There’s lissome Aisha Sharma as John’s date who makes a debut in Bollywood with Satyameva Jayate and has some intriguing scenes to play and the gorgeous Amruta Khanvilkar as Manoj’s wife, but otherwise the film is engaged by a frightened and bewildered police force in search of a killer who’s going after its corrupt. The story, written by Milap Zaveri himself, does go a bit awry in its depiction of the working and hierarchy of the police. But that’s compensated by the day and night scenes of the city.

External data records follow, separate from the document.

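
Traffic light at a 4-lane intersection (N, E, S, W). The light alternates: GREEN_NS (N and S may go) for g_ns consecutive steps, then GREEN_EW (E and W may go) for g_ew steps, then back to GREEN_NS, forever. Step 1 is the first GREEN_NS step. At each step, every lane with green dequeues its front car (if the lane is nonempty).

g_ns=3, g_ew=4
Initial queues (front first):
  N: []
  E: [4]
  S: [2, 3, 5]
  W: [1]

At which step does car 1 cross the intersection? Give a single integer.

Step 1 [NS]: N:empty,E:wait,S:car2-GO,W:wait | queues: N=0 E=1 S=2 W=1
Step 2 [NS]: N:empty,E:wait,S:car3-GO,W:wait | queues: N=0 E=1 S=1 W=1
Step 3 [NS]: N:empty,E:wait,S:car5-GO,W:wait | queues: N=0 E=1 S=0 W=1
Step 4 [EW]: N:wait,E:car4-GO,S:wait,W:car1-GO | queues: N=0 E=0 S=0 W=0
Car 1 crosses at step 4

4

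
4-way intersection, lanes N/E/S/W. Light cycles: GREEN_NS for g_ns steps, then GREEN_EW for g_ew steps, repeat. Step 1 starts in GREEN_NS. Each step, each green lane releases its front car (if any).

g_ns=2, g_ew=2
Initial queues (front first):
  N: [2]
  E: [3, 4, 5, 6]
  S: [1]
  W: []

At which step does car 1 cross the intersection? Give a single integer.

Step 1 [NS]: N:car2-GO,E:wait,S:car1-GO,W:wait | queues: N=0 E=4 S=0 W=0
Step 2 [NS]: N:empty,E:wait,S:empty,W:wait | queues: N=0 E=4 S=0 W=0
Step 3 [EW]: N:wait,E:car3-GO,S:wait,W:empty | queues: N=0 E=3 S=0 W=0
Step 4 [EW]: N:wait,E:car4-GO,S:wait,W:empty | queues: N=0 E=2 S=0 W=0
Step 5 [NS]: N:empty,E:wait,S:empty,W:wait | queues: N=0 E=2 S=0 W=0
Step 6 [NS]: N:empty,E:wait,S:empty,W:wait | queues: N=0 E=2 S=0 W=0
Step 7 [EW]: N:wait,E:car5-GO,S:wait,W:empty | queues: N=0 E=1 S=0 W=0
Step 8 [EW]: N:wait,E:car6-GO,S:wait,W:empty | queues: N=0 E=0 S=0 W=0
Car 1 crosses at step 1

1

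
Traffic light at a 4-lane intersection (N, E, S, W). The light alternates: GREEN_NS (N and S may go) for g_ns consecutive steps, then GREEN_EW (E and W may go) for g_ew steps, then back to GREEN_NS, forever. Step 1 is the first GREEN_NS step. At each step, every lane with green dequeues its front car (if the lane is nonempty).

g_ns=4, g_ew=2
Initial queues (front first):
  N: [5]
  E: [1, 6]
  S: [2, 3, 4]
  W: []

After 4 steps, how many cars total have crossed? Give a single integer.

Step 1 [NS]: N:car5-GO,E:wait,S:car2-GO,W:wait | queues: N=0 E=2 S=2 W=0
Step 2 [NS]: N:empty,E:wait,S:car3-GO,W:wait | queues: N=0 E=2 S=1 W=0
Step 3 [NS]: N:empty,E:wait,S:car4-GO,W:wait | queues: N=0 E=2 S=0 W=0
Step 4 [NS]: N:empty,E:wait,S:empty,W:wait | queues: N=0 E=2 S=0 W=0
Cars crossed by step 4: 4

Answer: 4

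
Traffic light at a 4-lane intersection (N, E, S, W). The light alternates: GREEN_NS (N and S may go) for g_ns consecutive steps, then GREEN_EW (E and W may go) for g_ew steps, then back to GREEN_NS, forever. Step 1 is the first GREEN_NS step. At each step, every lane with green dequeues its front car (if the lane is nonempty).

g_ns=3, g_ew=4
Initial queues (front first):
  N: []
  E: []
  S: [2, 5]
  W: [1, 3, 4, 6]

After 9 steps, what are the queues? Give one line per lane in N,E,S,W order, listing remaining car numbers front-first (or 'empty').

Step 1 [NS]: N:empty,E:wait,S:car2-GO,W:wait | queues: N=0 E=0 S=1 W=4
Step 2 [NS]: N:empty,E:wait,S:car5-GO,W:wait | queues: N=0 E=0 S=0 W=4
Step 3 [NS]: N:empty,E:wait,S:empty,W:wait | queues: N=0 E=0 S=0 W=4
Step 4 [EW]: N:wait,E:empty,S:wait,W:car1-GO | queues: N=0 E=0 S=0 W=3
Step 5 [EW]: N:wait,E:empty,S:wait,W:car3-GO | queues: N=0 E=0 S=0 W=2
Step 6 [EW]: N:wait,E:empty,S:wait,W:car4-GO | queues: N=0 E=0 S=0 W=1
Step 7 [EW]: N:wait,E:empty,S:wait,W:car6-GO | queues: N=0 E=0 S=0 W=0

N: empty
E: empty
S: empty
W: empty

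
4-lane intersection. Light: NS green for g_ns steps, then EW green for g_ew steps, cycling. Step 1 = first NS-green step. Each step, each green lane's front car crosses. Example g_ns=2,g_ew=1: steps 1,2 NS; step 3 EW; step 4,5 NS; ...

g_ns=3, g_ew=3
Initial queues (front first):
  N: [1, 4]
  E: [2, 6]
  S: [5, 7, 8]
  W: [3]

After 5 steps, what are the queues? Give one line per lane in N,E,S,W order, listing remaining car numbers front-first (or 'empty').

Step 1 [NS]: N:car1-GO,E:wait,S:car5-GO,W:wait | queues: N=1 E=2 S=2 W=1
Step 2 [NS]: N:car4-GO,E:wait,S:car7-GO,W:wait | queues: N=0 E=2 S=1 W=1
Step 3 [NS]: N:empty,E:wait,S:car8-GO,W:wait | queues: N=0 E=2 S=0 W=1
Step 4 [EW]: N:wait,E:car2-GO,S:wait,W:car3-GO | queues: N=0 E=1 S=0 W=0
Step 5 [EW]: N:wait,E:car6-GO,S:wait,W:empty | queues: N=0 E=0 S=0 W=0

N: empty
E: empty
S: empty
W: empty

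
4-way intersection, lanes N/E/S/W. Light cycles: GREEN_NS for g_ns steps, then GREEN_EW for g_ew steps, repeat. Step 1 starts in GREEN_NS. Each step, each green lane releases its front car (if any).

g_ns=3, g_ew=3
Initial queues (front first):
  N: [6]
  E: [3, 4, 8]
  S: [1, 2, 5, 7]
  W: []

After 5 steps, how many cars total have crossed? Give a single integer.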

This is one film that did not need to go to Greece or Budapest for even its item song Dilbar that’s sensuously done by Norah Fatehi.

John Abraham fans will welcome the hunk back to the screen. His last film, Parmanu that released in May, had no action and in fact showed him getting beaten by a Pakistani ISI agent. With Satyameva Jayate, he gets to do what he’s best at: effortlessly lifting baddies and dashing them to the ground and ripping apart automobiles with his bare hands. He’s entirely believable. As for Manoj, after Baaghi 2 earlier this year he’s playing a cop again but this time he’s the good guy. Good guy or bad, his gritty dialogue is unmatchable. And the face-off between the two actors, a test of brawn and brain, is paisa vasool. It leads up to the moral of this story: that truth always triumphs.